Milena Grabowska „Czterech ojców River Conway” – recenzja
Bycie nastolatką nie jest proste. Jakiekolwiek odstępstwa od ogólnie przyjętej normy mogą spowodować wyśmianie i wykluczenie z grona lubianych uczniów. Jednak nie każdy chce być popularny i dostosować się do wymagań innych. Główna bohaterka książki Czterech ojców River Conway ma dość pewności siebie, aby pozostać sobą, ale ma również przeszłość, która daje o sobie znać w najmniej oczekiwanych momentach i specyficzną sytuację rodzinną.
River nie chciała, aby ojciec odprowadzał ją pierwszego dnia do nowej szkoły. Żaden z czterech, których ma.
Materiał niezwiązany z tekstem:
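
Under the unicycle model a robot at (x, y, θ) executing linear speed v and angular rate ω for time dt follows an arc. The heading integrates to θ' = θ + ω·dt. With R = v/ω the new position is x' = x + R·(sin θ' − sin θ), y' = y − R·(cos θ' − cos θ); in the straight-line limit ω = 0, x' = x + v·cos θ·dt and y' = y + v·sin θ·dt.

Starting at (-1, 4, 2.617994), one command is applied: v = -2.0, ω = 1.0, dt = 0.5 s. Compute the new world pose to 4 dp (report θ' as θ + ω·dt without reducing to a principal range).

(-0.0472, 3.7326, 3.1180)

θ' = 2.6180 + 1.0·0.5 = 3.1180
R = v/ω = -2.0/1.0 = -2.0000
x' = -1 + -2.0000·(sin 3.1180 − sin 2.6180) = -0.0472
y' = 4 − -2.0000·(cos 3.1180 − cos 2.6180) = 3.7326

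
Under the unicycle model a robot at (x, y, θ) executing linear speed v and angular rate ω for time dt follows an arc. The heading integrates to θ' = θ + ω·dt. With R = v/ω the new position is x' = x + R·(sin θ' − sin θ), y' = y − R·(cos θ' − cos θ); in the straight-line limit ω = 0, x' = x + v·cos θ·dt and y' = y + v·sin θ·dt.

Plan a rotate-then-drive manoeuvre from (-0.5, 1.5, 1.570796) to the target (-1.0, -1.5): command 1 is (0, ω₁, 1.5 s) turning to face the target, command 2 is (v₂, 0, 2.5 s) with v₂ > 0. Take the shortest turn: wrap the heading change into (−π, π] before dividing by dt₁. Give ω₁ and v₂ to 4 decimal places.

ω₁ = 1.9843, v₂ = 1.2166

heading to target = atan2(-1.5−1.5, -1−-0.5) = -1.7359
Δθ = wrap(-1.7359 − 1.5708) = 2.9764; ω₁ = Δθ/dt₁ = 1.9843
distance = √((-1−-0.5)² + (-1.5−1.5)²) = 3.0414; v₂ = distance/dt₂ = 1.2166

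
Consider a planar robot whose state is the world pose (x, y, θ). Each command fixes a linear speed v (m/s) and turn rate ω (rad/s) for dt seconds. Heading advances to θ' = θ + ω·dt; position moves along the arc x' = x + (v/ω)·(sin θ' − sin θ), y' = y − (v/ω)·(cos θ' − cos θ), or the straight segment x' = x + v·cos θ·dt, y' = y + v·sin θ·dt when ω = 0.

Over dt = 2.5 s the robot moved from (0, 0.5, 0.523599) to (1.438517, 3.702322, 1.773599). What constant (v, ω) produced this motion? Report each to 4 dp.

v = 1.5000, ω = 0.5000

Δθ = 1.773599 − 0.523599 = 1.250000
ω = Δθ/dt = 1.250000/2.5 = 0.5000
R = −Δy/(cos θ' − cos θ) = 3.0000
v = R·ω = 3.0000·0.5000 = 1.5000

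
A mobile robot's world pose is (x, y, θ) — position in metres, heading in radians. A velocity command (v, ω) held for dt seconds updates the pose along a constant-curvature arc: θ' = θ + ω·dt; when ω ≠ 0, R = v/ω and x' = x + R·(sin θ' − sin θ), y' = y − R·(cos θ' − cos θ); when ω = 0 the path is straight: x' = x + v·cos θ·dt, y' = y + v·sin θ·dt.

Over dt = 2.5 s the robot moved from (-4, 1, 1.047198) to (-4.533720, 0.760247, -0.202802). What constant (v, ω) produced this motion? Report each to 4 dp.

Δθ = -0.202802 − 1.047198 = -1.250000
ω = Δθ/dt = -1.250000/2.5 = -0.5000
R = Δx/(sin θ' − sin θ) = 0.5000
v = R·ω = 0.5000·-0.5000 = -0.2500

v = -0.2500, ω = -0.5000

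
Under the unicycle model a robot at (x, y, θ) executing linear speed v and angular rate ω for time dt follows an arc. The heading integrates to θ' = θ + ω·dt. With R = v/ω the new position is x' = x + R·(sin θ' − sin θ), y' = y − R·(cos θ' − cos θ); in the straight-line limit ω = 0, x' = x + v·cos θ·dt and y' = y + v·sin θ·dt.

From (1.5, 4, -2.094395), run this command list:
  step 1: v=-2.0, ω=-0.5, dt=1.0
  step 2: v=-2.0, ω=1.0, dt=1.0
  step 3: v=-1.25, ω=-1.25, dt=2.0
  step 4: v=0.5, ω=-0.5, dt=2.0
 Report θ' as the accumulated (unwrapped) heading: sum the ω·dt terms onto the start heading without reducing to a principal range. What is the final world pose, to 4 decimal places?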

Nikt przy pierwszym zetknięciu się z jej sytuacją nie reagował zbyt dobrze. W najlepszym razie była to tylko ciekawość i kilka pytań, ale zdarzało się także wyśmiewanie i obrażanie. Niestety stało się dokładnie to, czego River się obawiała. W odpowiedzi na obelgę pod adresem jej ojców River zareagowała agresywnie i uderzyła innego ucznia. I tyle wyszło z próby nieprzyciągania niczyjej uwagi w nowej szkole.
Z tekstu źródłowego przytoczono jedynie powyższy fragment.